Michele regarded Shay’s not-quite-handsome face. Irregular features; begrimed, stubbled, a little sad maybe. Not unkind. “OK, but this is completely off-record.”
“Right, I didn’t get it here.” Shay grinned, adding, “I’d say ‘pleased to meet you,’ but of course we’ve never met.”
“OK,” she began. “White male, mid forties, about 6’2”, 236 pounds. Cause of death, strangulation. Alive when he entered the water. Small amount of aspirated water in the airways and some water in the stomach, but there’d have been more if he’d drowned. Also, bruising and blood-staining below the sternum midline and to the face. Diagonal bruising and tearing at the left wrist.” She was warming to the subject. “…Fractured hyoid bone, something we rarely see.” Shay looked at her, puzzled. She explained, “The hyoid sits high up in the neck, above the larynx and below the jawbone.” She indicated the area on her own lovely neck and continued. “It takes significant force to crack it, usually associated with ligature strangulation, so you’d only see this if the guy’s head were pulled back and major force applied high up on the neck.”
Shay processed this for a few seconds. After the dust and rubble and suffering of the day he needed something to make sense. The whole business at the pier hadn’t smelled right to him, even given the havoc of the earthquake. “Any trauma to the hands or the other wrist?” Michele shook her head, “Nothing fresh. They’re not the hands of a workman.”
“Hey, thanks a lot, Michele. That gives me something to ponder falling asleep.”
“There’s one more thing. Your guy sat around here just long enough for delayed signs of blanching to develop, where the blood was forced out of the vessels in the compressed area of the neck. The surrounding area of petechial hemorrhage can sometimes show the outlines of shapes. In this case have the imprint of a double-stitched seam. My guess? It’s the inseam of pants worn by someone with a very impressive grip. Probably not cotton, some kind of synthetic fabric, judging from the crisp outline.”
Shay stared at her, as the details filtered through his exhaustion. He shook his head, smiled and surprised himself by saying, “There’s a decent taqueria down the street that seems to be up and running again, if you’d like to get a burrito...” Michele looked down at the guarded folder as a slight flush bloomed on her neck. “Uh, no… but thanks. I uh…”  “Sure,” he said. “Another time. And thanks again, it was nice not meeting you.” She smiled, “Nice not meeting you too.” He waved his thanks to Niki on the way out, asking himself, “What the fuck were you thinking?”
Shay entered his flat with the remains of the foil-wrapped grande burrito from Arturo’s that he’d torn into on the way home. He went straight to the fridge, hoping Kim and company had left him a Pabst or two. Or three.  He found a six-pack of Sierra Nevada Pale Ale and several full take-out containers from Whole Foods, along with a dozen eggs, a wedge of cambazola and a bag of Peet’s dark French roast. A bowl of perfect fruit sat on the counter with a note:

“Thanks. Enjoy. Rest.
See you soon,
PS – Christian shopped. I cleaned.”
Shay smiled. The place was spotless.
He indulged a wistful thought of the now-cancelled three-day weekend scheduled to start tomorrow. He’d moved the squash rackets aside to retrieve his bike from the storage locker, checked it over and aired the tires. It had been nearly a year since he’d been out on it. Sarah’s bike was still in there. He needed to do something with that.

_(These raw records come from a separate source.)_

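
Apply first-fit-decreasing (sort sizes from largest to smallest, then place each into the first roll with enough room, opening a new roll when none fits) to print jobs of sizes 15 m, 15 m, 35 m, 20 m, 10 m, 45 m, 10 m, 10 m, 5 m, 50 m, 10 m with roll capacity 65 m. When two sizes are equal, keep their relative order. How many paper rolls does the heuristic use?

4

Sorted descending: 50, 45, 35, 20, 15, 15, 10, 10, 10, 10, 5.
  50 → roll 1 (new)  [load 50/65]
  45 → roll 2 (new)  [load 45/65]
  35 → roll 3 (new)  [load 35/65]
  20 → roll 2  [load 65/65]
  15 → roll 1  [load 65/65]
  15 → roll 3  [load 50/65]
  10 → roll 3  [load 60/65]
  10 → roll 4 (new)  [load 10/65]
  10 → roll 4  [load 20/65]
  10 → roll 4  [load 30/65]
  5 → roll 3  [load 65/65]
4 paper rolls opened.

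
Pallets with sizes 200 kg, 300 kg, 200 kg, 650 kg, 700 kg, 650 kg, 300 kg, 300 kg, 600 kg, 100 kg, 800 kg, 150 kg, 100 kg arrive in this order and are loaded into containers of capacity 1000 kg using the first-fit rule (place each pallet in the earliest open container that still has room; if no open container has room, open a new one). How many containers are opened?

  200 → container 1 (new)  [load 200/1000]
  300 → container 1  [load 500/1000]
  200 → container 1  [load 700/1000]
  650 → container 2 (new)  [load 650/1000]
  700 → container 3 (new)  [load 700/1000]
  650 → container 4 (new)  [load 650/1000]
  300 → container 1  [load 1000/1000]
  300 → container 2  [load 950/1000]
  600 → container 5 (new)  [load 600/1000]
  100 → container 3  [load 800/1000]
  800 → container 6 (new)  [load 800/1000]
  150 → container 3  [load 950/1000]
  100 → container 4  [load 750/1000]
6 containers opened.

6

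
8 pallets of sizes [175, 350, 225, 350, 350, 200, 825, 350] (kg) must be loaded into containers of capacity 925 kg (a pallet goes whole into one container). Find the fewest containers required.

Total = 825 + 350 + 350 + 350 + 350 + 225 + 200 + 175 = 2825 kg.
Lower bound: ⌈2825/925⌉ = 4 containers.
A packing using 4 containers:
  container 1: 825 = 825
  container 2: 350 + 350 + 225 = 925
  container 3: 350 + 350 + 200 = 900
  container 4: 175 = 175
This matches the lower bound, so 4 is optimal.

4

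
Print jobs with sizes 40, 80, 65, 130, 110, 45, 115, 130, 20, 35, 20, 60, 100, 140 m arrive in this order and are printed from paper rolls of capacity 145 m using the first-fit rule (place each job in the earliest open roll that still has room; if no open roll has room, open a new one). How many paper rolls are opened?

  40 → roll 1 (new)  [load 40/145]
  80 → roll 1  [load 120/145]
  65 → roll 2 (new)  [load 65/145]
  130 → roll 3 (new)  [load 130/145]
  110 → roll 4 (new)  [load 110/145]
  45 → roll 2  [load 110/145]
  115 → roll 5 (new)  [load 115/145]
  130 → roll 6 (new)  [load 130/145]
  20 → roll 1  [load 140/145]
  35 → roll 2  [load 145/145]
  20 → roll 4  [load 130/145]
  60 → roll 7 (new)  [load 60/145]
  100 → roll 8 (new)  [load 100/145]
  140 → roll 9 (new)  [load 140/145]
9 paper rolls opened.

9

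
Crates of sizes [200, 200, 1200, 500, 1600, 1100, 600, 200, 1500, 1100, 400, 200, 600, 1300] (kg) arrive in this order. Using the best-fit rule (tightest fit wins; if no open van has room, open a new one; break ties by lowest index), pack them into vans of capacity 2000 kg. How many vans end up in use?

6

  200 → van 1 (new)  [load 200/2000]
  200 → van 1  [load 400/2000]
  1200 → van 1  [load 1600/2000]
  500 → van 2 (new)  [load 500/2000]
  1600 → van 3 (new)  [load 1600/2000]
  1100 → van 2  [load 1600/2000]
  600 → van 4 (new)  [load 600/2000]
  200 → van 1  [load 1800/2000]
  1500 → van 5 (new)  [load 1500/2000]
  1100 → van 4  [load 1700/2000]
  400 → van 2  [load 2000/2000]
  200 → van 1  [load 2000/2000]
  600 → van 6 (new)  [load 600/2000]
  1300 → van 6  [load 1900/2000]
6 vans opened.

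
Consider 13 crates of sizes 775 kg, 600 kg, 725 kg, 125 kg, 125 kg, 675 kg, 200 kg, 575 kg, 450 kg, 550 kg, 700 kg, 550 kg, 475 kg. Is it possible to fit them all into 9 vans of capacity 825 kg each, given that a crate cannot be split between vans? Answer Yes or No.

Total = 6525 kg; ⌈6525/825⌉ = 8.
10 crates each exceed half the capacity and cannot share a van, forcing at least 10 vans.
At least 10 vans are required, but only 9 are allowed.

No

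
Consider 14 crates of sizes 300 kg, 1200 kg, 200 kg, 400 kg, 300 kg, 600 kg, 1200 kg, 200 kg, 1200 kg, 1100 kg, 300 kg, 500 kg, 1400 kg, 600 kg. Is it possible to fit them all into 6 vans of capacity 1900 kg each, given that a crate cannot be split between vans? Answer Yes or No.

Yes

A valid assignment using 6 vans:
  van 1: 1400 + 500 = 1900
  van 2: 1200 + 600 = 1800
  van 3: 1200 + 600 = 1800
  van 4: 1200 + 400 + 300 = 1900
  van 5: 1100 + 300 + 300 + 200 = 1900
  van 6: 200 = 200
Every load is within 1900 kg, so 6 vans suffice.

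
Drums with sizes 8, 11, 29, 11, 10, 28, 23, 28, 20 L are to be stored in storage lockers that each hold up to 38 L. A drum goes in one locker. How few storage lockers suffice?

Total = 29 + 28 + 28 + 23 + 20 + 11 + 11 + 10 + 8 = 168 L.
Lower bound: ⌈168/38⌉ = 5 storage lockers.
A packing using 5 storage lockers:
  locker 1: 29 + 8 = 37
  locker 2: 28 + 10 = 38
  locker 3: 28 = 28
  locker 4: 23 + 11 = 34
  locker 5: 20 + 11 = 31
This matches the lower bound, so 5 is optimal.

5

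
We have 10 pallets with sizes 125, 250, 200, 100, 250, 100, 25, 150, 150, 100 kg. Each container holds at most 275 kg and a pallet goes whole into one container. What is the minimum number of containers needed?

Total = 250 + 250 + 200 + 150 + 150 + 125 + 100 + 100 + 100 + 25 = 1450 kg.
Lower bound: ⌈1450/275⌉ = 6 containers.
A packing using 6 containers:
  container 1: 250 + 25 = 275
  container 2: 250 = 250
  container 3: 200 = 200
  container 4: 150 + 125 = 275
  container 5: 150 + 100 = 250
  container 6: 100 + 100 = 200
This matches the lower bound, so 6 is optimal.

6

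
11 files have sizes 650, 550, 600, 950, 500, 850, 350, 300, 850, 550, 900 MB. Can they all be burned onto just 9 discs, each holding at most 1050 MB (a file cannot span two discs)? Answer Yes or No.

Yes

A valid assignment using 8 discs:
  disc 1: 950 = 950
  disc 2: 900 = 900
  disc 3: 850 = 850
  disc 4: 850 = 850
  disc 5: 650 + 350 = 1000
  disc 6: 600 + 300 = 900
  disc 7: 550 + 500 = 1050
  disc 8: 550 = 550
That uses only 8 ≤ 9, so 9 discs are enough.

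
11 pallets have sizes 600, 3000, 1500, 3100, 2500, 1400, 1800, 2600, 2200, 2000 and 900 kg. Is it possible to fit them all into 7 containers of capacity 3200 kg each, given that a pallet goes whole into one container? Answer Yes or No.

No

Total = 21600 kg; ⌈21600/3200⌉ = 7.
The bound of 7 does not rule out 7, but exhaustive search shows no assignment into 7 containers of capacity 3200 kg exists — the minimum is 8.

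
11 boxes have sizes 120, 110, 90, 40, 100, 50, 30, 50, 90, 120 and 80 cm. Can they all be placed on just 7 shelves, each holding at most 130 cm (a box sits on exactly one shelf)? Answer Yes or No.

No

Total = 880 cm; ⌈880/130⌉ = 7.
The bound of 7 does not rule out 7, but exhaustive search shows no assignment into 7 shelves of capacity 130 cm exists — the minimum is 8.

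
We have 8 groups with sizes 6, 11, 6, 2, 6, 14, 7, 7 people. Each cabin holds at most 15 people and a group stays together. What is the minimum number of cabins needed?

Total = 14 + 11 + 7 + 7 + 6 + 6 + 6 + 2 = 59 people.
Lower bound: ⌈59/15⌉ = 4 cabins.
A packing using 5 cabins:
  cabin 1: 14 = 14
  cabin 2: 11 + 2 = 13
  cabin 3: 7 + 7 = 14
  cabin 4: 6 + 6 = 12
  cabin 5: 6 = 6
No arrangement into 4 cabins stays within capacity, so 5 is optimal.

5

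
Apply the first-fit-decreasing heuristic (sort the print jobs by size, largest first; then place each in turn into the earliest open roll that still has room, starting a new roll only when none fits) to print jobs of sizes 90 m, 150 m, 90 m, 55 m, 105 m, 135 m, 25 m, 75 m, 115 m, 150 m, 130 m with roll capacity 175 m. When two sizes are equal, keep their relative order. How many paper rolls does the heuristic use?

Sorted descending: 150, 150, 135, 130, 115, 105, 90, 90, 75, 55, 25.
  150 → roll 1 (new)  [load 150/175]
  150 → roll 2 (new)  [load 150/175]
  135 → roll 3 (new)  [load 135/175]
  130 → roll 4 (new)  [load 130/175]
  115 → roll 5 (new)  [load 115/175]
  105 → roll 6 (new)  [load 105/175]
  90 → roll 7 (new)  [load 90/175]
  90 → roll 8 (new)  [load 90/175]
  75 → roll 7  [load 165/175]
  55 → roll 5  [load 170/175]
  25 → roll 1  [load 175/175]
8 paper rolls opened.

8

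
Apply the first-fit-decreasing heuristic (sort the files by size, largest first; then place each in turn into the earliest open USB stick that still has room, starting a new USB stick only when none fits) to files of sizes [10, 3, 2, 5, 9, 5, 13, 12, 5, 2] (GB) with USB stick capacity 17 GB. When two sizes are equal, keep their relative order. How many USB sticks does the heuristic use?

Sorted descending: 13, 12, 10, 9, 5, 5, 5, 3, 2, 2.
  13 → USB stick 1 (new)  [load 13/17]
  12 → USB stick 2 (new)  [load 12/17]
  10 → USB stick 3 (new)  [load 10/17]
  9 → USB stick 4 (new)  [load 9/17]
  5 → USB stick 2  [load 17/17]
  5 → USB stick 3  [load 15/17]
  5 → USB stick 4  [load 14/17]
  3 → USB stick 1  [load 16/17]
  2 → USB stick 3  [load 17/17]
  2 → USB stick 4  [load 16/17]
4 USB sticks opened.

4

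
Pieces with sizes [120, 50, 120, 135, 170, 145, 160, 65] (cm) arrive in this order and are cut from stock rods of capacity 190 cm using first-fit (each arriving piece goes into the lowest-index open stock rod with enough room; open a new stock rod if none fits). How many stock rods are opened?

6

  120 → stock rod 1 (new)  [load 120/190]
  50 → stock rod 1  [load 170/190]
  120 → stock rod 2 (new)  [load 120/190]
  135 → stock rod 3 (new)  [load 135/190]
  170 → stock rod 4 (new)  [load 170/190]
  145 → stock rod 5 (new)  [load 145/190]
  160 → stock rod 6 (new)  [load 160/190]
  65 → stock rod 2  [load 185/190]
6 stock rods opened.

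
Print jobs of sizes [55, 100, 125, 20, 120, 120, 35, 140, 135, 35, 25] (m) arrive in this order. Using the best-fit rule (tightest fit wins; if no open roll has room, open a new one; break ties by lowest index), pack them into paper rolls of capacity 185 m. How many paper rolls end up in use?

  55 → roll 1 (new)  [load 55/185]
  100 → roll 1  [load 155/185]
  125 → roll 2 (new)  [load 125/185]
  20 → roll 1  [load 175/185]
  120 → roll 3 (new)  [load 120/185]
  120 → roll 4 (new)  [load 120/185]
  35 → roll 2  [load 160/185]
  140 → roll 5 (new)  [load 140/185]
  135 → roll 6 (new)  [load 135/185]
  35 → roll 5  [load 175/185]
  25 → roll 2  [load 185/185]
6 paper rolls opened.

6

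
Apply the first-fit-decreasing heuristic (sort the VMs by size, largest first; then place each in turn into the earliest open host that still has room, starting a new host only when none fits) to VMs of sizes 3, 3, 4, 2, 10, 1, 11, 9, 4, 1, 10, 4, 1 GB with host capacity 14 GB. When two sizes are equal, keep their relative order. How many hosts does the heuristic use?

Sorted descending: 11, 10, 10, 9, 4, 4, 4, 3, 3, 2, 1, 1, 1.
  11 → host 1 (new)  [load 11/14]
  10 → host 2 (new)  [load 10/14]
  10 → host 3 (new)  [load 10/14]
  9 → host 4 (new)  [load 9/14]
  4 → host 2  [load 14/14]
  4 → host 3  [load 14/14]
  4 → host 4  [load 13/14]
  3 → host 1  [load 14/14]
  3 → host 5 (new)  [load 3/14]
  2 → host 5  [load 5/14]
  1 → host 4  [load 14/14]
  1 → host 5  [load 6/14]
  1 → host 5  [load 7/14]
5 hosts opened.

5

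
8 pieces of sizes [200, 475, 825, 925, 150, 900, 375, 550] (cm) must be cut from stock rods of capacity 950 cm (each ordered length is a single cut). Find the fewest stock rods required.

5

Total = 925 + 900 + 825 + 550 + 475 + 375 + 200 + 150 = 4400 cm.
Lower bound: ⌈4400/950⌉ = 5 stock rods.
A packing using 5 stock rods:
  stock rod 1: 925 = 925
  stock rod 2: 900 = 900
  stock rod 3: 825 = 825
  stock rod 4: 550 + 375 = 925
  stock rod 5: 475 + 200 + 150 = 825
This matches the lower bound, so 5 is optimal.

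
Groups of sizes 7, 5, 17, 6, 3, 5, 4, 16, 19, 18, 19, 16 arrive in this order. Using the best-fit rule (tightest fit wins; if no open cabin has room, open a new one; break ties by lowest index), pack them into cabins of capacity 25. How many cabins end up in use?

  7 → cabin 1 (new)  [load 7/25]
  5 → cabin 1  [load 12/25]
  17 → cabin 2 (new)  [load 17/25]
  6 → cabin 2  [load 23/25]
  3 → cabin 1  [load 15/25]
  5 → cabin 1  [load 20/25]
  4 → cabin 1  [load 24/25]
  16 → cabin 3 (new)  [load 16/25]
  19 → cabin 4 (new)  [load 19/25]
  18 → cabin 5 (new)  [load 18/25]
  19 → cabin 6 (new)  [load 19/25]
  16 → cabin 7 (new)  [load 16/25]
7 cabins opened.

7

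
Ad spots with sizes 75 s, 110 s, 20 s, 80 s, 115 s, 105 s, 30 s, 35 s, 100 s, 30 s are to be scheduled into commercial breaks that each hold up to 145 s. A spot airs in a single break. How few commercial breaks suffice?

6

Total = 115 + 110 + 105 + 100 + 80 + 75 + 35 + 30 + 30 + 20 = 700 s.
Lower bound: ⌈700/145⌉ = 5 commercial breaks.
Also, 6 ad spots each exceed 145/2 s, and no two of those can share a break, so at least 6 commercial breaks are needed.
A packing using 6 commercial breaks:
  break 1: 115 + 30 = 145
  break 2: 110 + 35 = 145
  break 3: 105 + 30 = 135
  break 4: 100 + 20 = 120
  break 5: 80 = 80
  break 6: 75 = 75
This matches the lower bound, so 6 is optimal.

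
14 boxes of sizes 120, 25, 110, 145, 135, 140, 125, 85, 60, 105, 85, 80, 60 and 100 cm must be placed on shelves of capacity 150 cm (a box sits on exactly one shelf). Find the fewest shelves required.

Total = 145 + 140 + 135 + 125 + 120 + 110 + 105 + 100 + 85 + 85 + 80 + 60 + 60 + 25 = 1375 cm.
Lower bound: ⌈1375/150⌉ = 10 shelves.
Also, 11 boxes each exceed 75 cm, and no two of those can share a shelf, so at least 11 shelves are needed.
A packing using 11 shelves:
  shelf 1: 145 = 145
  shelf 2: 140 = 140
  shelf 3: 135 = 135
  shelf 4: 125 + 25 = 150
  shelf 5: 120 = 120
  shelf 6: 110 = 110
  shelf 7: 105 = 105
  shelf 8: 100 = 100
  shelf 9: 85 + 60 = 145
  shelf 10: 85 + 60 = 145
  shelf 11: 80 = 80
This matches the lower bound, so 11 is optimal.

11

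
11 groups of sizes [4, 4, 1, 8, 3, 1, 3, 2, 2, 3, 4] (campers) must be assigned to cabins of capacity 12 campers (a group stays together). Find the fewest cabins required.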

Shay placed the remains of the burrito on a plate, opened a beer and took a chug, then another. “This’ll do,” he thought, and opened a second bottle. He carried the beers, burrito and a couple of paper towels to his spot on the old rose couch. He took off his shoes and clicked to the on-going TV coverage of the quake’s aftermath.
The burrito and the first beer went down fast. Shay settled into the couch, feet up, head down and never got to the second beer.